# Trimming Java fern, Ozelot, Amazon, and Anubias.



## Dfrost1189 (Jan 23, 2012)

Hey, I have a 29 gal. with a Java fern , Ozelot, Amazon, and Anubias barteri. I planted these guys two days ago in a bag of Eco-Complete and some random gravel and their still looking great. Also using Flourish Excel. iI noticed the Green Ozelot has a leaf growing fairly fast and one leaf turning yellow and brown fairly fast. Should I trim it or is the leaf adjusting to the water still.
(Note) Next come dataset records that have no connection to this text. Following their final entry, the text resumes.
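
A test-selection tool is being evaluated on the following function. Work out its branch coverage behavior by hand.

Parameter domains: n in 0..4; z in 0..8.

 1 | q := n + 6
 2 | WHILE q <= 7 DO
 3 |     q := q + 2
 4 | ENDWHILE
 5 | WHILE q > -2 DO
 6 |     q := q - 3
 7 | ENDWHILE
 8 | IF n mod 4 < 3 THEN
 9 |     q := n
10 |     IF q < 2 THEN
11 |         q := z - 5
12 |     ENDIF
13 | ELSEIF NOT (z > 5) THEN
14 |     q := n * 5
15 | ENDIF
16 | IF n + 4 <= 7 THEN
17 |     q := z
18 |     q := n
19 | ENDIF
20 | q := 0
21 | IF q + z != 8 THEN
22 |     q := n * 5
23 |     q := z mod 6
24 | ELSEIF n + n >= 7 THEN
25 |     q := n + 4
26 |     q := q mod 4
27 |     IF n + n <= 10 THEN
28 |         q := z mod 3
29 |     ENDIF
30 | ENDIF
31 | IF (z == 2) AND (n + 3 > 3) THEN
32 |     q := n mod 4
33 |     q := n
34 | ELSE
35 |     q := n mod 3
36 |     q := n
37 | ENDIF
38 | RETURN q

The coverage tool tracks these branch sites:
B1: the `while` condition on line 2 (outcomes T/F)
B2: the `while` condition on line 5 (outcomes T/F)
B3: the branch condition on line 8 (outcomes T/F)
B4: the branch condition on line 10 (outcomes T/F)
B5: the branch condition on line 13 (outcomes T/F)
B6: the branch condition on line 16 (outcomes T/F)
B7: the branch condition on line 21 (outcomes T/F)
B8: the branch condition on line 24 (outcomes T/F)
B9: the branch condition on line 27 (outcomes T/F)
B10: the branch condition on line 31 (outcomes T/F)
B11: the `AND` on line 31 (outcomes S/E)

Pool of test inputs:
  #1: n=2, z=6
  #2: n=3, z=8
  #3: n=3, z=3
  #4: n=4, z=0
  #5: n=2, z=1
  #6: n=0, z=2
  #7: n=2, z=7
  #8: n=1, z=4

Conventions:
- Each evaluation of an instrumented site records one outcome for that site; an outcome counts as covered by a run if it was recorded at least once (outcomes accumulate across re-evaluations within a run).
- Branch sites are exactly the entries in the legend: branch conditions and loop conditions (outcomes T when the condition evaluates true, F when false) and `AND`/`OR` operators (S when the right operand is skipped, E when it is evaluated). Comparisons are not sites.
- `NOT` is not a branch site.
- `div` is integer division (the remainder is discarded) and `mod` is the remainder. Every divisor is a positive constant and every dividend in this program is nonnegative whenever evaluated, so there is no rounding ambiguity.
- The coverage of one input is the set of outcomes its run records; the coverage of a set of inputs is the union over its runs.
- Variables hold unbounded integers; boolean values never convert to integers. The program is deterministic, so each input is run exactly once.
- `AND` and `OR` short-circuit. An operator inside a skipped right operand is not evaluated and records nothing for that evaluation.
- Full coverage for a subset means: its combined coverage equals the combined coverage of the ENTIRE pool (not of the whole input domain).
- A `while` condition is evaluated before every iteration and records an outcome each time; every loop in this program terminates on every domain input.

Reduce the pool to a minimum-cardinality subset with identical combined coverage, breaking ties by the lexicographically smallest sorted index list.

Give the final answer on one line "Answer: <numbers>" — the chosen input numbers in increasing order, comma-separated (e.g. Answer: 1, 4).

run #1 (n=2, z=6) runs B1->F, B2->T, B2->T, B2->T, B2->T, B2->F, B3->T, B4->F, B6->T, B7->T, B11->S, B10->F; records B1=F, B2=T, B2=F, B3=T, B4=F, B6=T, B7=T, B10=F, B11=S
run #2 (n=3, z=8) runs B1->F, B2->T, B2->T, B2->T, B2->T, B2->F, B3->F, B5->F, B6->T, B7->F, B8->F, B11->S, B10->F; records B1=F, B2=T, B2=F, B3=F, B5=F, B6=T, B7=F, B8=F, B10=F, B11=S
run #3 (n=3, z=3) runs B1->F, B2->T, B2->T, B2->T, B2->T, B2->F, B3->F, B5->T, B6->T, B7->T, B11->S, B10->F; records B1=F, B2=T, B2=F, B3=F, B5=T, B6=T, B7=T, B10=F, B11=S
run #4 (n=4, z=0) runs B1->F, B2->T, B2->T, B2->T, B2->T, B2->F, B3->T, B4->F, B6->F, B7->T, B11->S, B10->F; records B1=F, B2=T, B2=F, B3=T, B4=F, B6=F, B7=T, B10=F, B11=S
run #5 (n=2, z=1) runs B1->F, B2->T, B2->T, B2->T, B2->T, B2->F, B3->T, B4->F, B6->T, B7->T, B11->S, B10->F; records B1=F, B2=T, B2=F, B3=T, B4=F, B6=T, B7=T, B10=F, B11=S
run #6 (n=0, z=2) runs B1->T, B1->F, B2->T, B2->T, B2->T, B2->T, B2->F, B3->T, B4->T, B6->T, B7->T, B11->E, B10->F; records B1=T, B1=F, B2=T, B2=F, B3=T, B4=T, B6=T, B7=T, B10=F, B11=E
run #7 (n=2, z=7) runs B1->F, B2->T, B2->T, B2->T, B2->T, B2->F, B3->T, B4->F, B6->T, B7->T, B11->S, B10->F; records B1=F, B2=T, B2=F, B3=T, B4=F, B6=T, B7=T, B10=F, B11=S
run #8 (n=1, z=4) runs B1->T, B1->F, B2->T, B2->T, B2->T, B2->T, B2->F, B3->T, B4->T, B6->T, B7->T, B11->S, B10->F; records B1=T, B1=F, B2=T, B2=F, B3=T, B4=T, B6=T, B7=T, B10=F, B11=S
together the pool reaches 18 outcomes: B1=T, B1=F, B2=T, B2=F, B3=T, B3=F, B4=T, B4=F, B5=T, B5=F, B6=T, B6=F, B7=T, B7=F, B8=F, B10=F, B11=S, B11=E
size 1 is not enough: best union over all size-1 subsets is 10/18
size 2 is not enough: best union over all size-2 subsets is 15/18
size 3 is not enough: best union over all size-3 subsets is 17/18
at size 4, {2, 3, 4, 6} reaches all 18 outcomes; every lexicographically earlier size-4 subset fails

Answer: 2, 3, 4, 6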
If I need to trim, got any tips on how to trim the Ozelot? or any of the other plants would be helpful as well.


----------



## jrman83 (Jul 9, 2010)

I've never seen any type of Sword have a brown leaf that recovered. I would just cut it at the base. Nothing special. Same with any Sword essentially. Java Ferns and Anubias have a rhizome. If you need to cut the rhizome of the fern you can cut into sections of a about 3 leaves each. For the Anubias, I like having 2-3" sections.


----------



## snail (Aug 6, 2010)

Java Ferns and Anubias rhizomes need to stay above the substrate or they will rot. Attach to driftwood, rocks etc or just anchor with the roots.


----------



## Dfrost1189 (Jan 23, 2012)

Thanks, My java fern also has a bit of brown spots on it, Is this ok? Either the Flourish Excel or my pleco has been helping get rid of those brown spots.


----------



## Dfrost1189 (Jan 23, 2012)

some with block spots on the plant and a couple with brown tips


----------



## Dfrost1189 (Jan 23, 2012)

Cool, yea all I hear is good things about Excel. So I had to try it.


----------



## Dfrost1189 (Jan 23, 2012)

Good thing i don't have them


----------